珠洲市周辺では2020年12月ごろからこれまでに4センチほど地面の隆起が観測されています。

能登半島の地殻変動の分析を続けている京都大学防災研究所の西村卓也准教授によりますと、これほどの隆起は、活火山がある地域で地下のマグマ活動によって引き起こされる可能性はあるものの、能登半島のように活火山のない地域で観測されるのは珍しいということです。

地下十数キロの深さに“何らかの流体”流れ込んだか

西村准教授は、地殻変動の量などから、地下十数キロほどの深さに“何らかの流体”が流れ込んだと分析しています。

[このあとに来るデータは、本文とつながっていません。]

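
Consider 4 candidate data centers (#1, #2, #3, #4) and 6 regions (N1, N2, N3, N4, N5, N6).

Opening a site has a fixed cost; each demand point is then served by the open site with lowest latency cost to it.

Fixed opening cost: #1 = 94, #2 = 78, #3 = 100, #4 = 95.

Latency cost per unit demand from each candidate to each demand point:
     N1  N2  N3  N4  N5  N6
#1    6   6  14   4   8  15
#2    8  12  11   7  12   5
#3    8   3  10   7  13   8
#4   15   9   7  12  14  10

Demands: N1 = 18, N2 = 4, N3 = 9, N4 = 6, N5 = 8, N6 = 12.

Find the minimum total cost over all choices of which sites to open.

551

Open {#1, #2}: assign each demand point to its cheapest open site.
  N1→#1 18×6=108, N2→#1 4×6=24, N3→#2 9×11=99, N4→#1 6×4=24, N5→#1 8×8=64, N6→#2 12×5=60
  latency cost 379, fixed 172 → total 551.
Compare {#2}: latency cost 489 + fixed 78 = 567.
Compare {#3}: latency cost 488 + fixed 100 = 588.
Compare {#1, #3}: latency cost 394 + fixed 194 = 588.
All other subsets cost ≥ 567. Minimum total cost: 551.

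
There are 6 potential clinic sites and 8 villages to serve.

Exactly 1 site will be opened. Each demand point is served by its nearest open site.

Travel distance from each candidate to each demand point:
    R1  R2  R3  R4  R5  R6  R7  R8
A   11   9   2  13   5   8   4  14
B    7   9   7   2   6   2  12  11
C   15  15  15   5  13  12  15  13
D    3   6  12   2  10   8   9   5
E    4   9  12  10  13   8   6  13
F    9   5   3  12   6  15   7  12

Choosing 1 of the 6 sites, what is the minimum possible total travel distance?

55

Open {D}.
  R1→D 3, R2→D 6, R3→D 12, R4→D 2, R5→D 10, R6→D 8, R7→D 9, R8→D 5  ⇒ total 55.
Compare {B}: total 56.
Compare {A}: total 66.
No size-1 selection does better; minimum is 55.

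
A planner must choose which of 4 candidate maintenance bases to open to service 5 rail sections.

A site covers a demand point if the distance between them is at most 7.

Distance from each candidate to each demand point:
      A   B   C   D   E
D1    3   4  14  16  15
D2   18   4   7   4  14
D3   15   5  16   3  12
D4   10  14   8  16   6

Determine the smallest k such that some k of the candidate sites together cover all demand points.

3

Coverage sets (demand points within 7 of each site):
  D1: {A, B}
  D2: {B, C, D}
  D3: {B, D}
  D4: {E}
No 2 sites suffice: every size-2 union leaves at least one demand point uncovered.
But {D1, D2, D4} covers everything, so the minimum is 3.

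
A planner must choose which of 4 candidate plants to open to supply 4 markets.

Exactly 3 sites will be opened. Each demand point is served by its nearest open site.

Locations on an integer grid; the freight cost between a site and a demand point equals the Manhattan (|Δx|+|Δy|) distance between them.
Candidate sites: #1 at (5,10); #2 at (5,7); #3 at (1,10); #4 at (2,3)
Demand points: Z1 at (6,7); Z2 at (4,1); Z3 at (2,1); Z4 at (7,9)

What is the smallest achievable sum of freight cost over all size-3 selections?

10

Open {#1, #2, #4}.
  Z1→#2 1, Z2→#4 4, Z3→#4 2, Z4→#1 3  ⇒ total 10.
Compare {#2, #3, #4}: total 11.
Compare {#1, #3, #4}: total 13.
No size-3 selection does better; minimum is 10.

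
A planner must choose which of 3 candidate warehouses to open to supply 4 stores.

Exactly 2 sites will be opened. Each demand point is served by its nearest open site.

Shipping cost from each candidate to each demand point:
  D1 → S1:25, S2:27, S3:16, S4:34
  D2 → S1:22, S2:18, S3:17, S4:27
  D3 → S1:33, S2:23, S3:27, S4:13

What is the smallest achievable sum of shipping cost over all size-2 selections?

70

Open {D2, D3}.
  S1→D2 22, S2→D2 18, S3→D2 17, S4→D3 13  ⇒ total 70.
Compare {D1, D3}: total 77.
Compare {D1, D2}: total 83.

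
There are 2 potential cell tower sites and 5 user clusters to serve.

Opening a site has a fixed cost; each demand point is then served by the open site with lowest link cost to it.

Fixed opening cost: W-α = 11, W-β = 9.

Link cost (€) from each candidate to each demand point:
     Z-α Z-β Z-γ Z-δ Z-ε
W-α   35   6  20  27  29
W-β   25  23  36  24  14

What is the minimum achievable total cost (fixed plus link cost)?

Open {W-α, W-β}: assign each demand point to its cheapest open site.
  Z-α→W-β 25, Z-β→W-α 6, Z-γ→W-α 20, Z-δ→W-β 24, Z-ε→W-β 14
  link cost 89, fixed 20 → total 109.
Compare {W-α}: link cost 117 + fixed 11 = 128.
Compare {W-β}: link cost 122 + fixed 9 = 131.

109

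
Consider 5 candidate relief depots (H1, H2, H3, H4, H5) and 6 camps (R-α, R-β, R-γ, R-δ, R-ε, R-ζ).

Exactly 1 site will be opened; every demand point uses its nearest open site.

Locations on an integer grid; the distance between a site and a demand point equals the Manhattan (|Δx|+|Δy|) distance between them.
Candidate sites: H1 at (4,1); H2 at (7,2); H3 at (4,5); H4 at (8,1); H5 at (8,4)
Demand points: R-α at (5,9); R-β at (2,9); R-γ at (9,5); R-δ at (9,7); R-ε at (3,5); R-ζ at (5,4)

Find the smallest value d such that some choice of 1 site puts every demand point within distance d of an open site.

7

Open {H3}.
  Farthest demand point is R-δ at distance 7 (to H3); all others are ≤ 7.
With {H1} the worst case is 11.
With {H5} the worst case is 11.
No size-1 selection achieves below 7.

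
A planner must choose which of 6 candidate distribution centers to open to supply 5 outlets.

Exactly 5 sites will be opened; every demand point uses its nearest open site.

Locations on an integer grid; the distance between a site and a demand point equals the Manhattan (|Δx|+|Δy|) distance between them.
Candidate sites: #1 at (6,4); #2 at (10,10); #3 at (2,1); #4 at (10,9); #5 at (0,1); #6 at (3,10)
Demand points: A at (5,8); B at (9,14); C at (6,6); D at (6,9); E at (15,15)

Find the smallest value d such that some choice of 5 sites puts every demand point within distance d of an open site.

10

Open {#1, #2, #3, #4, #5}.
  Farthest demand point is E at distance 10 (to #2); all others are ≤ 10.
With {#1, #2, #3, #4, #6} the worst case is 10.
With {#1, #2, #3, #5, #6} the worst case is 10.
No size-5 selection achieves below 10.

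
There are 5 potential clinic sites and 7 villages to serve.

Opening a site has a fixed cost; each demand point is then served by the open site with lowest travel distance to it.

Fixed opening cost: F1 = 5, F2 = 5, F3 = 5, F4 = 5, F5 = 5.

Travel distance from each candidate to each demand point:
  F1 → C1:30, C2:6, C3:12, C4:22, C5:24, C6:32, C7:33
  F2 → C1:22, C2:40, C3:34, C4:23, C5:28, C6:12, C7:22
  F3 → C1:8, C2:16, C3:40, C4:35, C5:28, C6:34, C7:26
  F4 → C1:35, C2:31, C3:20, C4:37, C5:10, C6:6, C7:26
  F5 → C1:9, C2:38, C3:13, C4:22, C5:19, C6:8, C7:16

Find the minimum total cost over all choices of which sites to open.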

流体によって、周辺の岩盤がずらされたり、流体がいわば「潤滑油」になって岩盤が滑りやすくなったりすることで、地震活動が活発化した可能性があるということです。

「流体」はどこから来た?

では、どこから流体が来たのか。

西村准教授は、詳しくはわからないとしたうえで、太平洋側から能登半島の地下数百キロの深くに沈み込んだプレートから、長い時間をかけて分離した水が上昇した可能性もあるとしています。

“数か月~半年間 地震活動続くおそれ 備え必要”

また、地殻変動は現在もゆるやかに続いていることから、地下で流体が移動していると考えられ、今後も地震活動に警戒が必要だとしています。

西村准教授は「地殻変動が収まっていないことから考えると、少なくとも数か月や半年間、地震活動が続く可能性もある。珠洲市は震源からも近く、緊急地震速報は間に合わないので、家具の転倒を防いだり、転倒をしても安全な場所で休むなど、対策を続けてほしい」と話しています。